– Стой, дура! – прошипел Илья, впотьмах ловя ее за руку. Вдвоем они вернулись к темной лестнице на первый этаж. Теперь звуки стали еще явственней. Послышалось ржание лошадей, сонная ругань.
– Гос-по-ди-и… – простонала Катька. – Иван Архипыч с мужиками… Боже мой, барыню упредить… – и, прежде чем Илья успел ее остановить, метнулась по коридору в темноту.
Илья остался один. От страха взмокла рубаха на спине. Сохранить самообладание помогала лишь кромешная тьма вокруг: Илья понимал, что обнаружить его в таких потемках будет непросто. Но не век же здесь будет темно. Сейчас станут заносить мешки и вещи, запалят свечи, и куда он денется? Черт же принес Баташева… С самой Пасхи ждали, ждать устали, – а он, не предупредив, среди ночи явился. Надо выбираться отсюда. Вот только как?
Прижимаясь спиной к теплым бревнам стены и прислушиваясь к нарастающему снаружи шуму, Илья перебрал в мыслях все возможные способы. Выбраться через «черную» дверь в сад и дернуть через забор, пусть и полуторасаженный, в переулки… Подняться к Лизке и из ее окна сигануть опять же в сад… Взобраться по лестнице на чердак и отсидеться там, покуда не утихнет… Но первый способ отпал сразу: пробравшись на ощупь к «черной» двери, Илья убедился, что она заперта. Вдобавок по галерее зашуршали старческие шаги, и Илья едва успел юркнуть под лестницу. Ни о чердаке, ни о Лизкиной спальне теперь уже нельзя было думать. Сжавшись в комок под скрипучими ступеньками, Илья увидел пробирающегося к двери Кузьмича.
– Ваше степенство, Иван Архипыч! – зашамкал он, поднимая свечу в дрожащей руке. – А уж мы не чаяли дождаться, кормилец! Слава богу, слава господу богу всемилостивому!
– Ладно, будет, Федька! – сурово сказал знакомый голос.

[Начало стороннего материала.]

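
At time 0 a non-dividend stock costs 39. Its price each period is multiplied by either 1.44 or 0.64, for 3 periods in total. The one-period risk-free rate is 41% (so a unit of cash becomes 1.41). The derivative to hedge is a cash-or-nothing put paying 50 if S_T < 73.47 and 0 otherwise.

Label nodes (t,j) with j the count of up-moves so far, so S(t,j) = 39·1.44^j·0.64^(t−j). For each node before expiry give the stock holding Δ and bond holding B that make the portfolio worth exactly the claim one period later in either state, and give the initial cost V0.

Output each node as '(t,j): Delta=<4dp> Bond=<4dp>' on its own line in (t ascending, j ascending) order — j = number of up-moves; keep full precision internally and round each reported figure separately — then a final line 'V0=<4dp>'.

(0,0): Delta=-0.7468 Bond=31.0558
(1,0): Delta=0.0000 Bond=25.1496
(1,1): Delta=-0.7597 Bond=44.5149
(2,0): Delta=0.0000 Bond=35.4610
(2,1): Delta=0.0000 Bond=35.4610
(2,2): Delta=-0.7728 Bond=63.8298
V0=1.9323

The replicating-portfolio and risk-neutral prices coincide; use p* = (1.41−0.64)/(1.44−0.64) = 0.9625 for the latter.
At expiry t=3: V(3,0)=50.0000, V(3,1)=50.0000, V(3,2)=50.0000, V(3,3)=0.0000
(2,0): S=15.9744. Δ = (V_up−V_dn)/(S_up−S_dn) = (50.0000−50.0000)/(23.0031−10.2236) = 0.0000. V = [p*·50.0000 + (1−p*)·50.0000]/1.41 = 35.4610. B = V − Δ·S = 35.4610.
(2,1): S=35.9424. Δ = (V_up−V_dn)/(S_up−S_dn) = (50.0000−50.0000)/(51.7571−23.0031) = 0.0000. V = [p*·50.0000 + (1−p*)·50.0000]/1.41 = 35.4610. B = V − Δ·S = 35.4610.
(2,2): S=80.8704. Δ = (V_up−V_dn)/(S_up−S_dn) = (0.0000−50.0000)/(116.4534−51.7571) = -0.7728. V = [p*·0.0000 + (1−p*)·50.0000]/1.41 = 1.3298. B = V − Δ·S = 63.8298.
(1,0): S=24.9600. Δ = (V_up−V_dn)/(S_up−S_dn) = (35.4610−35.4610)/(35.9424−15.9744) = 0.0000. V = [p*·35.4610 + (1−p*)·35.4610]/1.41 = 25.1496. B = V − Δ·S = 25.1496.
(1,1): S=56.1600. Δ = (V_up−V_dn)/(S_up−S_dn) = (1.3298−35.4610)/(80.8704−35.9424) = -0.7597. V = [p*·1.3298 + (1−p*)·35.4610]/1.41 = 1.8509. B = V − Δ·S = 44.5149.
(0,0): S=39.0000. Δ = (V_up−V_dn)/(S_up−S_dn) = (1.8509−25.1496)/(56.1600−24.9600) = -0.7468. V = [p*·1.8509 + (1−p*)·25.1496]/1.41 = 1.9323. B = V − Δ·S = 31.0558.
Each (Δ,B) replicates both successor values, so the strategy is self-financing and V0 is arbitrage-free.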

Илья увидел в пятне света массивную, взъерошенную фигуру Баташева. Отстранив старого приказчика, он пошел в дом, и лестница затряслась под его тяжелыми шагами. Едва сдерживая дрожь, Илья подумал о том, что бог все-таки есть. Приди он сегодня в Старомонетный хоть на пять минут раньше – накрыли бы его прямо у Лизки под одеялом.

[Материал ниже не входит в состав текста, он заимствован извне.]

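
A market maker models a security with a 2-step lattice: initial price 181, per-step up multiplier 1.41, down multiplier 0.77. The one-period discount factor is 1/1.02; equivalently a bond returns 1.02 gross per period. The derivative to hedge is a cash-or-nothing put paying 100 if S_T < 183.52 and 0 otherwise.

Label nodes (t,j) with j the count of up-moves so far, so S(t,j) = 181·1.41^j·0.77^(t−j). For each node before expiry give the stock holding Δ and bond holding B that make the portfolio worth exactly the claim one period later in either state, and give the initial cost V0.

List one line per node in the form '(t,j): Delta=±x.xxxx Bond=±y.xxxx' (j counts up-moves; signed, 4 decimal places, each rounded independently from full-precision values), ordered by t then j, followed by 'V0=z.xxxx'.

(0,0): Delta=-0.5157 Bond=129.0397
(1,0): Delta=-1.1211 Bond=215.9926
(1,1): Delta=0.0000 Bond=0.0000
V0=35.6918

No-arbitrage ⇒ martingale measure with p* = (R−d)/(u−d) = 0.3906.
Terminal payoffs: V(2,0)=100.0000, V(2,1)=0.0000, V(2,2)=0.0000
(1,0): S=139.3700. Δ = (V_up−V_dn)/(S_up−S_dn) = (0.0000−100.0000)/(196.5117−107.3149) = -1.1211. V = [p*·0.0000 + (1−p*)·100.0000]/1.02 = 59.7426. B = V − Δ·S = 215.9926.
(1,1): S=255.2100. Δ = (V_up−V_dn)/(S_up−S_dn) = (0.0000−0.0000)/(359.8461−196.5117) = 0.0000. V = [p*·0.0000 + (1−p*)·0.0000]/1.02 = 0.0000. B = V − Δ·S = 0.0000.
(0,0): S=181.0000. Δ = (V_up−V_dn)/(S_up−S_dn) = (0.0000−59.7426)/(255.2100−139.3700) = -0.5157. V = [p*·0.0000 + (1−p*)·59.7426]/1.02 = 35.6918. B = V − Δ·S = 129.0397.
Check: Δ(0,0)·S0 + B(0,0) = 35.6918 = V0.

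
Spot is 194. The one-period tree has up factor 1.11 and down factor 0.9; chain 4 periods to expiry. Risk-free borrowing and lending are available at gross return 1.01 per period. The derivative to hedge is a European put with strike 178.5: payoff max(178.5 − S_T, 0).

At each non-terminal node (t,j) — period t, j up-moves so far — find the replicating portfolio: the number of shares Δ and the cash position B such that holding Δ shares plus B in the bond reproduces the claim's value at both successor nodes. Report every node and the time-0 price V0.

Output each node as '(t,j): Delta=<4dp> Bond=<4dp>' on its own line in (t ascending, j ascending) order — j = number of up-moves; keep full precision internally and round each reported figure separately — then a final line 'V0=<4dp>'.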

Как выбираться из дома, Илья не знал. Двор был полон людей, а по их крикам, брани и тяжелым ударам мешков о землю было ясно, что мужики разгружают подводы. Путь в сад отрезан. Оставался лишь один способ: подождать, пока скроется луна, и в темноте перебежать через двор к воротам. Авось не сообразят в суматохе, кто такой. А сообразят – не догонят.

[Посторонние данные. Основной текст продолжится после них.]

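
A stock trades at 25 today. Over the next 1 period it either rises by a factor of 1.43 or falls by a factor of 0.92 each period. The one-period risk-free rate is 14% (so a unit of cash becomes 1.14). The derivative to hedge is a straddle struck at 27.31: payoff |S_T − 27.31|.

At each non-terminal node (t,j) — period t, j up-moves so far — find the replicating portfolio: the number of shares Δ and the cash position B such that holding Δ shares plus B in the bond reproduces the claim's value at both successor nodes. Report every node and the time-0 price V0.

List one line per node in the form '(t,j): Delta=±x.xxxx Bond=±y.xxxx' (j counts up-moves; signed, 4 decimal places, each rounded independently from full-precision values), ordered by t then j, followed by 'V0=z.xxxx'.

Since d<R<u, set p* = (R−d)/(u−d) = 0.4314; price each node as the discounted p*-expectation of its children.
Payoff layer (t=1): V(1,0)=4.3100, V(1,1)=8.4400
(0,0): S=25.0000. Δ = (V_up−V_dn)/(S_up−S_dn) = (8.4400−4.3100)/(35.7500−23.0000) = 0.3239. V = [p*·8.4400 + (1−p*)·4.3100]/1.14 = 5.3435. B = V − Δ·S = -2.7546.
Check: Δ(0,0)·S0 + B(0,0) = 5.3435 = V0.

(0,0): Delta=0.3239 Bond=-2.7546
V0=5.3435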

Сердце бухало, как чугунная баба, когда Илья приоткрыл тяжелую дверь. Проклятая луна сияла во всю мочь. Ее свет заливал широкий, перегороженный подводами двор, спины фыркающих лошадей, суетящихся мужиков. Стискивая стучащие зубы, Илья дождался небольшого облачка. И бесшумно выскользнул из-за двери, молясь: господи, пронеси…
Не пронесло. Через два шага его окликнули:
– Эй, парень, чего надо?
Илья бросился к открытым воротам. Сзади – удивленный возглас, топот ног, крики «Держи, держи!». Оставалось добежать совсем немного – но кто-то повис на плечах, сбил на землю. «Эх, нож бы…» – отчаянно пожалел Илья, вскакивая на ноги и награждая этого «кого-то» ударом «под дышку». Двор взорвался руганью, воплями. Лежащий на земле мужик выл диким голосом. Отовсюду сбегались люди.
– Робя, да это цыган, кажись…
– Ах, харя черномазая! Красть сунулся?
– Держи его! Держите, черти! Как есть удерет!
– А-а, сука, кусается!
– За хозяином бегите! Да вяжите кромешника, вожжами вяжите!
«Убьют ведь», – подумал Илья, тщетно пытаясь выбиться из кольца мужиков. Спасало его пока лишь то, что, сгрудившись кучей, они мешали друг другу. Но силы уже шли на убыль, из рассеченной брови на лицо лилась кровь. Сзади кто-то, изловчившись, снова прыгнул ему на спину. Илья размахнулся было, но за плечи его схватили сразу четверо, и он понял, опуская руки, что это – все.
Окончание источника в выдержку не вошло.